Zoowel in Nederland als in België
hebben verschillende geslachten van
der Aa bestaan. De voornaamste daarvan zijn de geslachten: Pijnssen van der Aa en van Randerode van der Aa.
De eerstgenoemde familie komt reeds in de 14de eeuw
te Delft voor en zat aldaar in de regeering (BOITET,
Beschrijving van Delft). Volgens JACOBUS
KOK in
zijn Nederlandsen geslacht-, stam- en wapenboek,
Amsterdam, 1785, stierf dit geslacht in mannelijke lijn uit met Gerrit Maximiliaan Pijnssen
van der Aa, Heer van Deijl, den 20 Januari
1733; eerst was hij gehuwd met Johanna
Antonia van Lijnden, daarna met Anna
Maria de Marees, die hem ieder eene dochter
schonken: 1e Maria Jacoba Pijnssen van der Aa, die met Leonard Taets van Amerongen huwde en 2e
Margaretha Pijnssen
van der Aa, die zich in den echt verbond met Jacob Hendrik, graaf van Rechteren, Heer van Westerveld. Dit
geslacht voerde: gedwarsbalkt van goud en zwart. Helmteeken:
een zwarte merlet tusschen eene
antieke gouden vlugt. Of JAC. KOK volkomen gelijk
heeft door te vermelden, dat dit geslacht uitstierf, durven wij in twijfel
trekken, daar nog tot op heden, doch in armoedigen
toestand, eene familie Pijnssen van der Aa te Schoonhoven en elders voortleeft. Zeker is het
echter dat deze familie niets gemeen heeft met de geslachten die volgen, doch
wegens de overeenkomst van den naam hebben wij gemeend haar ook hier te
moeten noemen.
Het geslacht van van Randerode van der Aa komt reeds in de
14de eeuw te Mechelen voor en heeft een aantal
burgemeesters aan die stad geleverd; ook behoorden hiertoe Adolf, Philips en Floris van der
Aa, mede onderteekenaars van het verbond der
Edelen, (j. w. TE WATER. Verbond der Nederl.

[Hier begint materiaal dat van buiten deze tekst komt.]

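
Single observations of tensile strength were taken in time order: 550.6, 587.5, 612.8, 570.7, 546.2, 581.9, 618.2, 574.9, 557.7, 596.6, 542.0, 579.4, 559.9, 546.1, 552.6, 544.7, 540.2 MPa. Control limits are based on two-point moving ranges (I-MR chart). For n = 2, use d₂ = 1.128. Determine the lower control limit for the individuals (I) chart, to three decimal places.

X̄ = (550.6 + 587.5 + 612.8 + 570.7 + 546.2 + 581.9 + 618.2 + 574.9 + 557.7 + 596.6 + 542.0 + 579.4 + 559.9 + 546.1 + 552.6 + 544.7 + 540.2) / 17 = 568.3529
Moving ranges: 36.9, 25.3, 42.1, 24.5, 35.7, 36.3, 43.3, 17.2, 38.9, 54.6, 37.4, 19.5, 13.8, 6.5, 7.9, 4.5; M̄R̄ = 444.4000 / 16 = 27.7750
LCL = X̄ − 3·M̄R̄/d₂ = 568.3529 − 3 × 27.7750 / 1.128 = 494.4833

494.483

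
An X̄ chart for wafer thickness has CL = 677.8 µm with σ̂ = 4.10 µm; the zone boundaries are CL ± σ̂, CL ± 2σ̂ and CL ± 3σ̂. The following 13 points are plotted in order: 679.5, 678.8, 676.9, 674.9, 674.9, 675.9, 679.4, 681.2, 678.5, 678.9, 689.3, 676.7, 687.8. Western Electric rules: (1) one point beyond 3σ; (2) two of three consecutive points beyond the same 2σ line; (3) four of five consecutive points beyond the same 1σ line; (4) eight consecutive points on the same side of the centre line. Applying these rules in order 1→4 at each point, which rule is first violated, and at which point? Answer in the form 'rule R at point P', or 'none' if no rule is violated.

rule 2 at point 13

Zone of each point (C = within 1σ̂, B = 1σ̂–2σ̂, A = 2σ̂–3σ̂, * = beyond 3σ̂; sign = side of CL): 1:+C, 2:+C, 3:-C, 4:-C, 5:-C, 6:-C, 7:+C, 8:+C, 9:+C, 10:+C, 11:+A, 12:-C, 13:+A
Rule 2 (two of three consecutive points beyond the same 2σ limit) is satisfied at point 13.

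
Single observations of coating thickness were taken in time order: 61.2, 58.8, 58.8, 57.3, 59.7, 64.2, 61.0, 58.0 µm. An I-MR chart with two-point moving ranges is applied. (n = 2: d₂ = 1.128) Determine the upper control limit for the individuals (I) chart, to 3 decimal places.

X̄ = (61.2 + 58.8 + 58.8 + 57.3 + 59.7 + 64.2 + 61.0 + 58.0) / 8 = 59.8750
Moving ranges: 2.4, 0.0, 1.5, 2.4, 4.5, 3.2, 3.0; M̄R̄ = 17.0000 / 7 = 2.4286
UCL = X̄ + 3·M̄R̄/d₂ = 59.8750 + 3 × 2.4286 / 1.128 = 66.3340

66.334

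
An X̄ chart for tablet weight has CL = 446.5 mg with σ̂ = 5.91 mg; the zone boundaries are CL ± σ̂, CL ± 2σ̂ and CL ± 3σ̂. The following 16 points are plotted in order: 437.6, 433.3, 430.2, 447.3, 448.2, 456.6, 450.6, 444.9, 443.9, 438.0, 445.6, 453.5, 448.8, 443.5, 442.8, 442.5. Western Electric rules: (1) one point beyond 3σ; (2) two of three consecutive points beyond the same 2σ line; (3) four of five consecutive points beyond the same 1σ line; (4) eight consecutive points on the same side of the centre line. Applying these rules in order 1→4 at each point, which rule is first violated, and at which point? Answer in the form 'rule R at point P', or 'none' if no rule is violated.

rule 2 at point 3

Zone of each point (C = within 1σ̂, B = 1σ̂–2σ̂, A = 2σ̂–3σ̂, * = beyond 3σ̂; sign = side of CL): 1:-B, 2:-A, 3:-A, 4:+C, 5:+C, 6:+B, 7:+C, 8:-C, 9:-C, 10:-B, 11:-C, 12:+B, 13:+C, 14:-C, 15:-C, 16:-C
Rule 2 (two of three consecutive points beyond the same 2σ limit) is satisfied at point 3.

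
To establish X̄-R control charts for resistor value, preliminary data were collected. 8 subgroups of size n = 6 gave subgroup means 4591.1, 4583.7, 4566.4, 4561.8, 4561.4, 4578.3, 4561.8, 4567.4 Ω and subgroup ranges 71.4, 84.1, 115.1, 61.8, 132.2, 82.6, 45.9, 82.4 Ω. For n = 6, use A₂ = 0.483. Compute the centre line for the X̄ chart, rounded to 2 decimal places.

4571.49

X̄̄ = (4591.1 + 4583.7 + 4566.4 + 4561.8 + 4561.4 + 4578.3 + 4561.8 + 4567.4) / 8 = 36571.9000 / 8 = 4571.4875
CL = X̄̄ = 4571.4875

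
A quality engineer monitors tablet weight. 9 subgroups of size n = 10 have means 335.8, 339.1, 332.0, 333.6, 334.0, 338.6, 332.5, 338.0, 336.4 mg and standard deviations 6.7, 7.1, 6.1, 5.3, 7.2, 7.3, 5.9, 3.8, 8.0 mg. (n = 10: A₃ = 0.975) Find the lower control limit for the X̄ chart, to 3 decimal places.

329.337

X̄̄ = (335.8 + 339.1 + 332.0 + 333.6 + 334.0 + 338.6 + 332.5 + 338.0 + 336.4) / 9 = 335.5556
s̄ = (6.7 + 7.1 + 6.1 + 5.3 + 7.2 + 7.3 + 5.9 + 3.8 + 8.0) / 9 = 6.3778
LCL = X̄̄ − A₃·s̄ = 335.5556 − 0.975 × 6.3778 = 329.3372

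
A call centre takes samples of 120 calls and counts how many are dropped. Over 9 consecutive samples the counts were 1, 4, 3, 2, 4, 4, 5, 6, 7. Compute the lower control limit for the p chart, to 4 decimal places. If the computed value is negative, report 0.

p̄ = Σdᵢ / (k·n) = 36 / (9 × 120) = 0.03333
LCL = p̄ − 3·√(p̄(1−p̄)/n) = 0.03333 − 3 × 0.01639 = -0.01583 → 0 (negative, so LCL = 0)

0.0000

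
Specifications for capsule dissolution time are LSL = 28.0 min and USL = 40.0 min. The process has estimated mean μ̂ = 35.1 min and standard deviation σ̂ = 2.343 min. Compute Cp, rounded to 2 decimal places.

Cp = (USL − LSL) / (6σ̂) = (40.0 − 28.0) / (6 × 2.343) = 12.0000 / 14.0580 = 0.8536

0.85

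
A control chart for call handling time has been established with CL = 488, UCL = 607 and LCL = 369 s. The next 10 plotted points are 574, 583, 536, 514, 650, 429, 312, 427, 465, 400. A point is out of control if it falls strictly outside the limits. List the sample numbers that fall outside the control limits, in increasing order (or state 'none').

5, 7

Compare each point to [369, 607]: sample 5 = 650 > UCL; sample 7 = 312 < LCL.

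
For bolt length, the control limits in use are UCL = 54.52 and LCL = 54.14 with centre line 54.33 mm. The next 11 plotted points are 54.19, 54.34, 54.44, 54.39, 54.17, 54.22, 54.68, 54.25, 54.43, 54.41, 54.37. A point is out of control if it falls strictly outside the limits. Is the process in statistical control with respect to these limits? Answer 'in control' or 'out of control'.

out of control

Compare each point to [54.14, 54.52]: sample 7 = 54.68 > UCL.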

Edelen. Middelburg, 1779). Een tak van dit geslacht verplaatste zich naar
Antwerpen, van daar naar Leiden en oefende aldaar de boekdrukkunst uit. Ook
in de Rijn-provincien, alsmede te 's-Gravenhage was
voorheen dit geslacht gevestigd. De Leidsche tak
deed dus gelijk meer aanzienlijke Belgen, als de Elzeviers en de van Waesbergens, die de wetenschappelijke wereld zooveel
diensten bewezen hebben.
De eerste persoon, van dit geslacht te Leiden genoemd, is Jan van der Aa. Hij was de vader van Balduinus of Boudewijn en van Pieter van der Aa. Van Balduinus van der
Aa stammen in rechte lijn de thans nog bestaande familiën
Robidé van der Aa en Simon van der Aa af.

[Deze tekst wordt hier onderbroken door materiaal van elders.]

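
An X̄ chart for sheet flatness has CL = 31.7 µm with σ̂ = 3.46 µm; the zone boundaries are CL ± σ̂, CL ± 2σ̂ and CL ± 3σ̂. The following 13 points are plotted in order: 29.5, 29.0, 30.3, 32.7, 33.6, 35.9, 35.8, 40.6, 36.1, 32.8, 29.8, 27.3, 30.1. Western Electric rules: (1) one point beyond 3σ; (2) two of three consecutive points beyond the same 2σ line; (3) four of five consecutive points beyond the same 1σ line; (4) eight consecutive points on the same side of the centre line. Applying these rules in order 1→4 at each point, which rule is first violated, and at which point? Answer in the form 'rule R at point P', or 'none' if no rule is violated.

rule 3 at point 9

Zone of each point (C = within 1σ̂, B = 1σ̂–2σ̂, A = 2σ̂–3σ̂, * = beyond 3σ̂; sign = side of CL): 1:-C, 2:-C, 3:-C, 4:+C, 5:+C, 6:+B, 7:+B, 8:+A, 9:+B, 10:+C, 11:-C, 12:-B, 13:-C
Rule 3 (four of five consecutive points beyond the same 1σ limit) is satisfied at point 9.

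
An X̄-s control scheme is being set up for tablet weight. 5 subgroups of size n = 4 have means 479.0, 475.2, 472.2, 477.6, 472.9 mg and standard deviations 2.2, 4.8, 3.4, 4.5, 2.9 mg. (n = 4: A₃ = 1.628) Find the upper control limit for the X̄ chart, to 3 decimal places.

481.176

X̄̄ = (479.0 + 475.2 + 472.2 + 477.6 + 472.9) / 5 = 475.3800
s̄ = (2.2 + 4.8 + 3.4 + 4.5 + 2.9) / 5 = 3.5600
UCL = X̄̄ + A₃·s̄ = 475.3800 + 1.628 × 3.5600 = 481.1757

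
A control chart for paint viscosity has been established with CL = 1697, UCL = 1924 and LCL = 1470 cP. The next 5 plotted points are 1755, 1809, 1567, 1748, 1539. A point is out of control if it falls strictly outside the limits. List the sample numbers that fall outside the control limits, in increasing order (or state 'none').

none

All 5 points lie within [1470, 1924].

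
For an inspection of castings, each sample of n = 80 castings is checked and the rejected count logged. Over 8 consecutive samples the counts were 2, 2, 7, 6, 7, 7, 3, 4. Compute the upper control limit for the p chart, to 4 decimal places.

0.1386

p̄ = Σdᵢ / (k·n) = 38 / (8 × 80) = 0.05937
UCL = p̄ + 3·√(p̄(1−p̄)/n) = 0.05937 + 3 × √(0.05937×0.94063/80) = 0.05937 + 3 × 0.02642 = 0.13864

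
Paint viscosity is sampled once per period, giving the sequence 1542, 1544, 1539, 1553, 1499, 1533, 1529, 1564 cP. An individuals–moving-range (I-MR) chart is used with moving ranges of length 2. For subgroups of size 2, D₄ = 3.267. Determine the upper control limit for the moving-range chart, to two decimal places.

69.07

Moving ranges: 2, 5, 14, 54, 34, 4, 35; M̄R̄ = 148.0000 / 7 = 21.1429
UCL_MR = D₄·M̄R̄ = 3.267 × 21.1429 = 69.0737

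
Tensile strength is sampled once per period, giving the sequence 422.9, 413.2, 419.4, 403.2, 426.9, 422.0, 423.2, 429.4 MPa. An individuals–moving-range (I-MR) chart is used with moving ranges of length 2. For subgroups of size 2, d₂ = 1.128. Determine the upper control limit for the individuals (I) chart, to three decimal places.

X̄ = (422.9 + 413.2 + 419.4 + 403.2 + 426.9 + 422.0 + 423.2 + 429.4) / 8 = 420.0250
Moving ranges: 9.7, 6.2, 16.2, 23.7, 4.9, 1.2, 6.2; M̄R̄ = 68.1000 / 7 = 9.7286
UCL = X̄ + 3·M̄R̄/d₂ = 420.0250 + 3 × 9.7286 / 1.128 = 445.8989

445.899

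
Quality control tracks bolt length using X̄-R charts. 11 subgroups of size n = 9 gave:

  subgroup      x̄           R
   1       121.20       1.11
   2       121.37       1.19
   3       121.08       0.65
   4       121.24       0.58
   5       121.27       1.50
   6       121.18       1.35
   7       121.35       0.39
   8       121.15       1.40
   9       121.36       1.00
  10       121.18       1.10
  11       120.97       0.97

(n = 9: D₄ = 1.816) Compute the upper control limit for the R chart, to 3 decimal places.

R̄ = (1.11 + 1.19 + 0.65 + 0.58 + 1.50 + 1.35 + 0.39 + 1.40 + 1.00 + 1.10 + 0.97) / 11 = 11.2400 / 11 = 1.0218
UCL_R = D₄·R̄ = 1.816 × 1.0218 = 1.8556

1.856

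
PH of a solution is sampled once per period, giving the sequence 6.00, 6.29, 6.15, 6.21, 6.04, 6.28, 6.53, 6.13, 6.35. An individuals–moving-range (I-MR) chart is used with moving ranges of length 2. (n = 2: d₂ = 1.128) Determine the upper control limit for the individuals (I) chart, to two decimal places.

X̄ = (6.00 + 6.29 + 6.15 + 6.21 + 6.04 + 6.28 + 6.53 + 6.13 + 6.35) / 9 = 6.2200
Moving ranges: 0.29, 0.14, 0.06, 0.17, 0.24, 0.25, 0.40, 0.22; M̄R̄ = 1.7700 / 8 = 0.2213
UCL = X̄ + 3·M̄R̄/d₂ = 6.2200 + 3 × 0.2213 / 1.128 = 6.8084

6.81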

Balduinus' zoon, eveneens Balduinus genaamd, was Luthersch predikant te Zwolle (1713-1719), te Enkhuizen
(1719-1720) en daarna te Leiden, alwaar hij in Juni 1741 overleed. Hij huwde Anna Maria Zollikofer;
deze schonk hem Christiaan Carolus
Henricus van der Aa, geb. te Zwolle den 25 Aug. 1718, Lutersch
predikant te Alkmaar (1739-1742), te Haarlem van 1742 tot aan zijn dood den 23
Sept. 1793. Hij was drie malen gehuwd en liet bij zijne laatste vrouw Anna Maria Dangirard
na: Mr. Pierre Jean Baptiste Charles
van der Aa, geb. te Haarlem 31 Oct. 1768, eerst advokaat
te Amsterdam, daarna in 1796 secretaris te Nieuwer-Amstel; deze vestigde zich
later te Leiden en overleed aldaar den 12 Mei 1812, na zich als een
verdienstelijk schrijver te hebben doen kennen, (A. J. VAN DER AA. Biographisch Woordenboek). Hij was tweemalen geh., eerst
den 11 Januari 1790 met Francina
Adriana Bartha van Peene, dochter van Pieter en van Johanna Elisabeth Robidé, daarna met Catharine Antoinette Simon Thomas.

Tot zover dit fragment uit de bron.